Remous au sommet de l’État : La réponse très intelligente du président Bassirou Diomaye Faye

Face à l’agitation qui secoue le sommet de l’État, le président Bassirou Diomaye Faye choisit le silence. Pour L’Observateur, ce choix n’est pas neutre : il constitue une réponse stratégique à une situation politique marquée par une tension particulière autour du Premier ministre Ousmane Sonko. Entre maîtrise du pouvoir et tempête annoncée, ce silence intrigue et suscite analyses et spéculations au plus haut niveau.

Comme lors de la première escarmouche, les Sénégalais ont été informés de la situation presque par surprise, témoins d’un champ de bataille où les lignes se dessinent sans prévenir. Une conférence de presse du leader de Pastef et chef du gouvernement, organisée en marge de l’installation des membres du comité exécutif du parti, avait alors été consacrée à son différend avec le président Diomaye, dénonçant l’absence d’autorité au sommet de l’État. Cette fois encore, les événements semblent suivre les mêmes contours d’une crise dont l’issue reste incertaine.

L’affrontement, jusque-là feutré, a pris une intensité nouvelle depuis la sortie du ministre de l’Environnement, Abdourahmane Diouf, sur Radio Sénégal Internationale, exhortant le chef de l’État à « prendre ses responsabilités ». Une charge politique perçue comme un signe d’escalade, survenant moins de 24 heures après l’appel du Premier ministre Ousmane Sonko aux militants du Pastef pour se mobiliser lors du Terameeting prévu le 8 novembre à Dakar. Selon L’Observateur, cette démonstration de force semble faire écho aux rumeurs circulant dans les couloirs du pouvoir, selon lesquelles Sonko aurait rencontré les députés de Pastef pour leur assurer qu’il ne démissionnerait pas avant d’éventuelles mesures de destitution du président Diomaye.

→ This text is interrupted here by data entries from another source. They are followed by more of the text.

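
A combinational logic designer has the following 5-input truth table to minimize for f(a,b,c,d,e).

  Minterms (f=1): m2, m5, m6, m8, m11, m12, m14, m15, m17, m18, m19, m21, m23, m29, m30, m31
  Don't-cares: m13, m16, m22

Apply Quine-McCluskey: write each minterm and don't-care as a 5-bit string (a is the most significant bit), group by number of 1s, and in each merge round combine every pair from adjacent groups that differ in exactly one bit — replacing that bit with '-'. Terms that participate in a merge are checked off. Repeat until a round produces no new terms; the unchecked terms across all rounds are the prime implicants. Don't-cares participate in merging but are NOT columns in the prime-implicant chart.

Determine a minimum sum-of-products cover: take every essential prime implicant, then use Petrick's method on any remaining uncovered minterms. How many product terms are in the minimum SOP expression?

size-2^0 implicants → 00010(✓)  00101(✓)  00110(✓)  01000(✓)  01011(✓)  01100(✓)  01101(✓)  01110(✓)  01111(✓)  10000(✓)  10001(✓)  10010(✓)  10011(✓)  10101(✓)  10110(✓)  10111(✓)  11101(✓)  11110(✓)  11111(✓)
size-2^1 implicants → -0010(✓)  -0101(✓)  -0110(✓)  -1101(✓)  -1110(✓)  -1111(✓)  0-101(✓)  0-110(✓)  00-10(✓)  01-00  01-11  011-0(✓)  011-1(✓)  0110-(✓)  0111-(✓)  1-101(✓)  1-110(✓)  1-111(✓)  10-01(✓)  10-10(✓)  10-11(✓)  100-0(✓)  100-1(✓)  1000-(✓)  1001-(✓)  101-1(✓)  1011-(✓)  111-1(✓)  1111-(✓)
size-2^2 implicants → --101  --110  -0-10  -11-1  -111-  011--  1-1-1  1-11-  10--1  10-1-  100--
Unchecked terms (primes): --101, --110, -0-10, -11-1, -111-, 01-00, 01-11, 011--, 1-1-1, 1-11-, 10--1, 10-1-, 100--
Minterm coverage:
  m2 ⊆ -0-10 [E]
  m5 ⊆ --101 [E]
  m6 ⊆ --110,-0-10
  m8 ⊆ 01-00 [E]
  m11 ⊆ 01-11 [E]
  m12 ⊆ 01-00,011--
  m14 ⊆ --110,-111-,011--
  m15 ⊆ -11-1,-111-,01-11,011--
  m17 ⊆ 10--1,100--
  m18 ⊆ -0-10,10-1-,100--
  m19 ⊆ 10--1,10-1-,100--
  m21 ⊆ --101,1-1-1,10--1
  m23 ⊆ 1-1-1,1-11-,10--1,10-1-
  m29 ⊆ --101,-11-1,1-1-1
  m30 ⊆ --110,-111-,1-11-
  m31 ⊆ -11-1,-111-,1-1-1,1-11-
E = {--101, -0-10, 01-00, 01-11}
Petrick residual → -111-, 10--1
Cover = cd'e + b'de' + bcd + a'bd'e' + a'bde + ab'e  |cover|=6

6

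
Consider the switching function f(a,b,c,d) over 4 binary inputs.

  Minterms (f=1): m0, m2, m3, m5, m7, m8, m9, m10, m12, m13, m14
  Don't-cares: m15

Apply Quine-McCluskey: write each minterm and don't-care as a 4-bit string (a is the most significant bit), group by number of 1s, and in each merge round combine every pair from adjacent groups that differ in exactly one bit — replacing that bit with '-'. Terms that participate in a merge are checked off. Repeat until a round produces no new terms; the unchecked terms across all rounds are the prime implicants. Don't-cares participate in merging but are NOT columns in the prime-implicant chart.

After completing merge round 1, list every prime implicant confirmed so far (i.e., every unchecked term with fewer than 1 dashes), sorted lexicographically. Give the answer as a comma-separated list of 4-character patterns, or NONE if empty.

Round 0: 0000✓ 0010✓ 0011✓ 0101✓ 0111✓ 1000✓ 1001✓ 1010✓ 1100✓ 1101✓ 1110✓ 1111✓
Round 1: -000✓ -010✓ -101✓ -111✓ 0-11 00-0✓ 001- 01-1✓ 1-00✓ 1-01✓ 1-10✓ 10-0✓ 100-✓ 11-0✓ 11-1✓ 110-✓ 111-✓
Round 2: -0-0 -1-1 1--0 1-0- 11--
PIs = {-0-0, -1-1, 0-11, 001-, 1--0, 1-0-, 11--}

NONE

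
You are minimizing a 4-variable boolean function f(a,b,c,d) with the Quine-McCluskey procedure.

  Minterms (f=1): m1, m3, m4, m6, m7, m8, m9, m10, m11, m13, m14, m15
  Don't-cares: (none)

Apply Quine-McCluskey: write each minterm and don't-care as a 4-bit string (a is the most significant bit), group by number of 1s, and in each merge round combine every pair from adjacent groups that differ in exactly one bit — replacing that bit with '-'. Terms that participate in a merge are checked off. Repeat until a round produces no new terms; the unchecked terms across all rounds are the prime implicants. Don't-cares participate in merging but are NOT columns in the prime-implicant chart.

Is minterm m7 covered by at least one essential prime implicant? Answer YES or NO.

Round 0: 0001✓ 0011✓ 0100✓ 0110✓ 0111✓ 1000✓ 1001✓ 1010✓ 1011✓ 1101✓ 1110✓ 1111✓
Round 1: -001✓ -011✓ -110✓ -111✓ 0-11✓ 00-1✓ 01-0 011-✓ 1-01✓ 1-10✓ 1-11✓ 10-0✓ 10-1✓ 100-✓ 101-✓ 11-1✓ 111-✓
Round 2: --11 -0-1 -11- 1--1 1-1- 10--
PIs = {--11, -0-1, -11-, 01-0, 1--1, 1-1-, 10--}
Coverage chart:
  m1: -0-1 ←essential
  m3: --11,-0-1
  m4: 01-0 ←essential
  m6: -11-,01-0
  m7: --11,-11-
  m8: 10-- ←essential
  m9: -0-1,1--1,10--
  m10: 1-1-,10--
  m11: --11,-0-1,1--1,1-1-,10--
  m13: 1--1 ←essential
  m14: -11-,1-1-
  m15: --11,-11-,1--1,1-1-
Essential: -0-1, 01-0, 1--1, 10--

NO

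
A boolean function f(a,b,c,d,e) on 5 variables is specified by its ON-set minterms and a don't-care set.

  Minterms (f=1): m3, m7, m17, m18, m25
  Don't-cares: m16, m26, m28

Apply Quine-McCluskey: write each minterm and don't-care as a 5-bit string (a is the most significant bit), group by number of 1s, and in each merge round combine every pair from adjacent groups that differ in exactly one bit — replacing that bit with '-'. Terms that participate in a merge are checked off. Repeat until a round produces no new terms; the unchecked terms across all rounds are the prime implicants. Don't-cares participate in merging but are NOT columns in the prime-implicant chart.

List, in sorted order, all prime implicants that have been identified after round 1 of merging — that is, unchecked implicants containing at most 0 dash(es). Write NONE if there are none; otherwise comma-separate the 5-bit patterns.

[col 0] 00011*, 00111*, 10000*, 10001*, 10010*, 11001*, 11010*, 11100
[col 1] 00-11, 1-001, 1-010, 100-0, 1000-
Prime implicants: 00-11, 1-001, 1-010, 100-0, 1000-, 11100

11100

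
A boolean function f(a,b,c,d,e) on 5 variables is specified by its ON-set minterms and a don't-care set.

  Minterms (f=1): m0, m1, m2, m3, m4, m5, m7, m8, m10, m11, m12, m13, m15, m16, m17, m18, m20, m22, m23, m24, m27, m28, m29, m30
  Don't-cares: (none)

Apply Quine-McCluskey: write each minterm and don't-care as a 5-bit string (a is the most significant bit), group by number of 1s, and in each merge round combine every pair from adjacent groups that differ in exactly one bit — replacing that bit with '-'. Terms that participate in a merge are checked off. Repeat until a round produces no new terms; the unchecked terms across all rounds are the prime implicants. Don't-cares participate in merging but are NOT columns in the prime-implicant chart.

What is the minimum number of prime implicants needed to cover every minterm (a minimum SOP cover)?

9

size-2^0 implicants → 00000(✓)  00001(✓)  00010(✓)  00011(✓)  00100(✓)  00101(✓)  00111(✓)  01000(✓)  01010(✓)  01011(✓)  01100(✓)  01101(✓)  01111(✓)  10000(✓)  10001(✓)  10010(✓)  10100(✓)  10110(✓)  10111(✓)  11000(✓)  11011(✓)  11100(✓)  11101(✓)  11110(✓)
size-2^1 implicants → -0000(✓)  -0001(✓)  -0010(✓)  -0100(✓)  -0111  -1000(✓)  -1011  -1100(✓)  -1101(✓)  0-000(✓)  0-010(✓)  0-011(✓)  0-100(✓)  0-101(✓)  0-111(✓)  00-00(✓)  00-01(✓)  00-11(✓)  000-0(✓)  000-1(✓)  0000-(✓)  0001-(✓)  001-1(✓)  0010-(✓)  01-00(✓)  01-11(✓)  010-0(✓)  0101-(✓)  011-1(✓)  0110-(✓)  1-000(✓)  1-100(✓)  1-110(✓)  10-00(✓)  10-10(✓)  100-0(✓)  1000-(✓)  101-0(✓)  1011-  11-00(✓)  111-0(✓)  1110-(✓)
size-2^2 implicants → --000(✓)  --100(✓)  -0-00(✓)  -00-0  -000-  -1-00(✓)  -110-  0--00(✓)  0--11  0-0-0  0-01-  0-1-1  0-10-  00--1  00-0-  000--  1--00(✓)  1-1-0  10--0
size-2^3 implicants → ---00
Unchecked terms (primes): ---00, -00-0, -000-, -0111, -1011, -110-, 0--11, 0-0-0, 0-01-, 0-1-1, 0-10-, 00--1, 00-0-, 000--, 1-1-0, 10--0, 1011-
Minterm coverage:
  m0 ⊆ ---00,-00-0,-000-,0-0-0,00-0-,000--
  m1 ⊆ -000-,00--1,00-0-,000--
  m2 ⊆ -00-0,0-0-0,0-01-,000--
  m3 ⊆ 0--11,0-01-,00--1,000--
  m4 ⊆ ---00,0-10-,00-0-
  m5 ⊆ 0-1-1,0-10-,00--1,00-0-
  m7 ⊆ -0111,0--11,0-1-1,00--1
  m8 ⊆ ---00,0-0-0
  m10 ⊆ 0-0-0,0-01-
  m11 ⊆ -1011,0--11,0-01-
  m12 ⊆ ---00,-110-,0-10-
  m13 ⊆ -110-,0-1-1,0-10-
  m15 ⊆ 0--11,0-1-1
  m16 ⊆ ---00,-00-0,-000-,10--0
  m17 ⊆ -000- [E]
  m18 ⊆ -00-0,10--0
  m20 ⊆ ---00,1-1-0,10--0
  m22 ⊆ 1-1-0,10--0,1011-
  m23 ⊆ -0111,1011-
  m24 ⊆ ---00 [E]
  m27 ⊆ -1011 [E]
  m28 ⊆ ---00,-110-,1-1-0
  m29 ⊆ -110- [E]
  m30 ⊆ 1-1-0 [E]
E = {---00, -000-, -1011, -110-, 1-1-0}
Petrick residual → -00-0, -0111, 0-01-, 0-1-1
Cover = d'e' + b'c'e' + b'c'd' + b'cde + bc'de + bcd' + a'c'd + a'ce + ace'  |cover|=9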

Face à cette tempête, le Président Bassirou Diomaye Faye demeure silencieux, campé sur ses positions, observant le champ de bataille. Un silence qui interroge et inquiète : marque d’une maîtrise politique sans faille ou prélude d’une tempête au sommet de l’État ?

Pour Sahite Gaye, enseignant-chercheur au CESTI et spécialiste en communication de crise, ce silence peut être interprété comme une volonté de ne pas alimenter les tensions. « En refusant de réagir publiquement aux provocations et aux critiques, le Président Bassirou Diomaye Faye évite d’envenimer les conflits internes, notamment avec son Premier ministre, Ousmane Sonko. C’est aussi une manière de préserver l’autorité présidentielle et de ne pas s’engager dans des querelles qui pourraient affaiblir son image ou celle de l’État », explique-t-il à L’Observateur.

Selon M. Gaye, le silence est aussi symbolique : il traduit maîtrise de soi, sagesse et contrôle du récit. « Un chef d’État qui parle peu peut apparaître plus puissant et plus fort que prévu », souligne-t-il, rappelant que Diomaye ne suit pas le rythme des réseaux sociaux pour répondre à toutes les sorties, ce qui lui permet de rester maître du tempo.

Le journaliste et analyste politique Pape Amadou Fall partage ce point de vue. Pour lui, le silence du président honore la fonction présidentielle face à une agitation grandissante dans le camp gouvernemental. « Quand l’agitation prend de l’ampleur, la réserve, surtout pour un chef d’État, s’impose. Il faut savoir laisser courir, laisser parier et prendre le recul nécessaire pour définir soi-même le tempo », confie-t-il à L’Observateur.

Cependant, Pape Amadou Fall rappelle que cette agitation au sommet de l’État ne date pas d’aujourd’hui. Selon lui, certaines séquences passées, comme des choix lors du remaniement ministériel ou la redistribution de pouvoirs au Premier ministre, laissent présager que les manœuvres dans l’ombre pourraient aller loin. « Tout n’est pas rose dans les relations entre le président et son Premier ministre. Mais le silence du président reflète sa personnalité et son tempo. Il n’a pas la virulence de Sonko et reste dans une conduite mesurée », explique l’analyste politique.

Enfin, Pape Amadou Fall souligne que, malgré le soutien d’Ousmane Sonko lors de son accession à la magistrature suprême, « Diomaye a toute la légitimité pour exercer son pouvoir ». Néanmoins, l’analyste avertit que, d’ici 2029, beaucoup d’eau coulera encore sous les ponts. « Ce silence face à l’agitation peut être un signe avant-coureur d’une tempête politique. L’exercice du pouvoir est complexe et tout peut arriver. Une fracture nette au sommet de l’État pourrait avoir des conséquences terribles pour le Sénégal », conclut-il à L’Observateur.